Slogans are part and parcel of the language of adversarial politics. ‘Stunts’, ‘gimmicks’, ‘symbolism’, ‘all style and no substance’, are frequently used. ‘Control freak’ is another that has been applied to Kevin Rudd. Julie Bishop used this slogan with gusto in trying to implicate Rudd in the so-called cover-up of the Belinda Neal affair. On the ABC’s Lateline on 27 June, John Hewson, who is no longer in politics and who usually gives a balanced commentary, mouthed ‘control freak’ time and again. The slogan had firmly stuck in his mind, and he worked it relentlessly. Yet what evidence has been proffered to support the ‘control freak’ mantra? It seems that all that can be gleaned so far is that written statements for distribution to the public are cleared through Rudd’s office.

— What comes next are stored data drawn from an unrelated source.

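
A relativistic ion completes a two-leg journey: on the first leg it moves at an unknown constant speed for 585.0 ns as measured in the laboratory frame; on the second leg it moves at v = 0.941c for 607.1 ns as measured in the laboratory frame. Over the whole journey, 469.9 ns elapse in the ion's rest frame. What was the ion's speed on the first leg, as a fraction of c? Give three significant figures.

Leg 1: speed unknown; τ_1 = 585.0/γ_1.
Leg 2: γ = 1/√(1 − 0.941²) = 1/√0.1145 = 2.955; τ_2 = 607.1/2.955 = 205.4 ns.
Total proper time: τ_1 + 205.4 = 469.9, so τ_1 = 469.9 − 205.4 = 264.5 ns.
γ_1 = 585.0/264.5 = 2.212; β = √(1 − 1/γ²) = √0.7956.

β = 0.892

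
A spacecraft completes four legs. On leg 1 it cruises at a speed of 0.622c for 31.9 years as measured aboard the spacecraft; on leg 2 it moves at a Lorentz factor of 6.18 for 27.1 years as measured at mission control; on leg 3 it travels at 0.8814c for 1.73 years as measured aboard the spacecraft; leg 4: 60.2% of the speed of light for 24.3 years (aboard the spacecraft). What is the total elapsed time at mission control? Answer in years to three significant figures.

Δt = 102 years

Leg 1: γ = 1/√(1 − 0.622²) = 1/√0.6131 = 1.277; Δt_1 = 1.277 × 31.9 = 40.74 years.
Leg 2: 27.1 years is already measured at mission control.
Leg 3: γ = 1/√(1 − 0.8814²) = 1/√0.2231 = 2.117; Δt_3 = 2.117 × 1.73 = 3.662 years.
Leg 4: β = 0.602; γ = 1/√(1 − 0.602²) = 1/√0.6376 = 1.252; Δt_4 = 1.252 × 24.3 = 30.43 years.
Total: 40.74 + 27.10 + 3.662 + 30.43 years.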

Is that unreasonable, is it a serious restriction? Or is it a sensible approach to transmitting consistent messages to the public? Alternatives to ‘control freak’ could have been ‘having his finger on the pulse’, or ‘aware of everything that is going on’, or ‘directing traffic’, but they would not have had the desired affect that pejorative labelling achieves. Slogans and mantras are used because they work. Start a catchy slogan and soon many will be mindlessly repeating it. It doesn’t have to have much or even any substance, so long as it sounds believable. Look out for the latest Nelson quip: “Mr Rudd is all backswing, no follow through.”
Is adversarial politics damaging our democracy?

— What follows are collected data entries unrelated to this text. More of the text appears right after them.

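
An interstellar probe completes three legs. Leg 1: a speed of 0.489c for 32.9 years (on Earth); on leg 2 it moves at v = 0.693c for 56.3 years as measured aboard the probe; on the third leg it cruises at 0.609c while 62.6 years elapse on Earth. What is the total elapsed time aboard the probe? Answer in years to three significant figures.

τ = 135 years

Leg 1: γ = 1/√(1 − 0.489²) = 1/√0.7609 = 1.146; τ_1 = 32.9/1.146 = 28.70 years.
Leg 2: 56.3 years is already measured aboard the probe.
Leg 3: γ = 1/√(1 − 0.609²) = 1/√0.6291 = 1.261; τ_3 = 62.6/1.261 = 49.65 years.
Total: 28.70 + 56.30 + 49.65 years.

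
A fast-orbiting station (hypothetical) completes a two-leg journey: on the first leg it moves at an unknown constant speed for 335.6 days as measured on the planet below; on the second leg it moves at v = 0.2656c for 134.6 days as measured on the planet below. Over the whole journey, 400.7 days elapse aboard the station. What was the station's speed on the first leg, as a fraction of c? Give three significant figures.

Leg 1: speed unknown; τ_1 = 335.6/γ_1.
Leg 2: γ = 1/√(1 − 0.2656²) = 1/√0.9295 = 1.037; τ_2 = 134.6/1.037 = 129.8 days.
Total proper time: τ_1 + 129.8 = 400.7, so τ_1 = 400.7 − 129.8 = 270.9 days.
γ_1 = 335.6/270.9 = 1.239; β = √(1 − 1/γ²) = √0.3482.

β = 0.590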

Those who despise adversarial politics find it to be contemptible, a damaging affliction on our political system. They resent the stifling impediments it places on governing, on governments carrying out what they promised the electorate they would do. They see it as focused on ‘winning’, on gaining a political advantage, rather than telling or establishing the truth, or contributing usefully to the discourse. It sets the teeth of the electorate on edge, which ‘turns off’ in despair. Voters would prefer politicians to be open and upfront, more focussed on the good of the nation, less willing to corrupt the usually-worthy principles that brought them into politics in the first place. Adversarial politics may be an important reason the public has turned away from politics and has become cynical about the motivation and behaviour of politicians.
Is there an antidote?
One would hope there might be. In the new series on ABC TV, Q&A, opposing politicians have shown that free from their party’s line they can discuss all manner of topics sensibly and sensitively. Although they lapse occasionally into party slogans and indulge in point scoring, most of the time they show how productively they are able to work together. What a joy it is to hear politicians of different persuasions agreeing with one another, or giving credit. We are told that this is often the case when they are off-camera in parliament in routine debate. Why could this not be the norm? Political discourse would be so much more productive and creative if deliberations were more collaborative, more mutually cooperative, more accommodating; if the good ideas from all sides were accepted, acknowledged and pooled.
What can we ordinary citizens do? We might be able to bring about change if we, who pay our politicians’ wages via taxes, raise our voices against the use of exaggerated, depreciatory, derogatory and dishonest language by politicians, commentators and columnists. While the media might miss the theatre and the good copy adversarial politics provides, the public would applaud a more measured approach, free from the burden of adversarial behaviour – so wasteful, so unproductive, so distasteful. We could write to our parliamentarians individually. Or GetUp could get up a petition – it might attract strong support. Responders to this piece may have other suggestions. Sadly though, if history tells us anything, any change for the better is probably a vain hope.